Diverse yet endangered: pollen dispersal and mating system reveal inbreeding in a narrow endemic plant

Background: Mating system and allele dispersal through pollen and seeds influence population genetic constitution and are directly associated with structure and diversity. Petunia secreta is a rare and endemic species that is characterised by high levels of genetic variability and, despite being dependent on bee-pollination, its breeding system is unknown.

Aims: In order to understand how a rare and narrowly distributed species presents levels of genetic diversity compatible with that of widely distributed congeneric species, the aims of this study were to investigate the mating system of P. secreta; to evaluate its pollen and seed dispersal; and to estimate the level of inbreeding.

Methods: We geographically mapped and genotyped all adult individuals from the type origin of P. secreta during one reproductive season and 125 offspring originating from 11 mother plants at nine polymorphic microsatellite loci and using population genetics tools and paternity analysis.

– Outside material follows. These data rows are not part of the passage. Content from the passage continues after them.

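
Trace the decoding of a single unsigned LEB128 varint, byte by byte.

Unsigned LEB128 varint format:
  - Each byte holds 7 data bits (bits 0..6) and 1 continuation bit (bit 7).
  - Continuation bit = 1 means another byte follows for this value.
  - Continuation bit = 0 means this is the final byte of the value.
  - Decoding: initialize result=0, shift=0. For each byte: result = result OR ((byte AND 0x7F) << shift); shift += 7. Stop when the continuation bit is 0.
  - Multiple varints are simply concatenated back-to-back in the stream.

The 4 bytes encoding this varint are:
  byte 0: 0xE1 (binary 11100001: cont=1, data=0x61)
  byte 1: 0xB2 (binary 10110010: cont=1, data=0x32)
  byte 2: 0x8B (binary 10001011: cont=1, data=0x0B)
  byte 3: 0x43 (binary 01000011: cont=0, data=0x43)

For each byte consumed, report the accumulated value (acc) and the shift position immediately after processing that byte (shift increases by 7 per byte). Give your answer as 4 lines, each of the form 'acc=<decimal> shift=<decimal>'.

byte 0=0xE1: payload=0x61=97, contrib = 97<<0 = 97; acc -> 97, shift -> 7
byte 1=0xB2: payload=0x32=50, contrib = 50<<7 = 6400; acc -> 6497, shift -> 14
byte 2=0x8B: payload=0x0B=11, contrib = 11<<14 = 180224; acc -> 186721, shift -> 21
byte 3=0x43: payload=0x43=67, contrib = 67<<21 = 140509184; acc -> 140695905, shift -> 28

Answer: acc=97 shift=7
acc=6497 shift=14
acc=186721 shift=21
acc=140695905 shift=28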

Results: No geographical structure was observed in adult individuals. The species has mixed mating system, with predominant self-fertilisation and few outcrossing events. All outcrossing events occurred within the respective maternal plant’s collection site. High, positive Fis values were observed among adult plants, and inbreeding depression was observed in progenies.

Conclusions: In the long term, the main threat for this species consists of the high level of inbreeding depression resulting mainly from the biparental inbreeding, which affects the genetic diversity. These results should be considered in the development of strategies for in situ species conservation.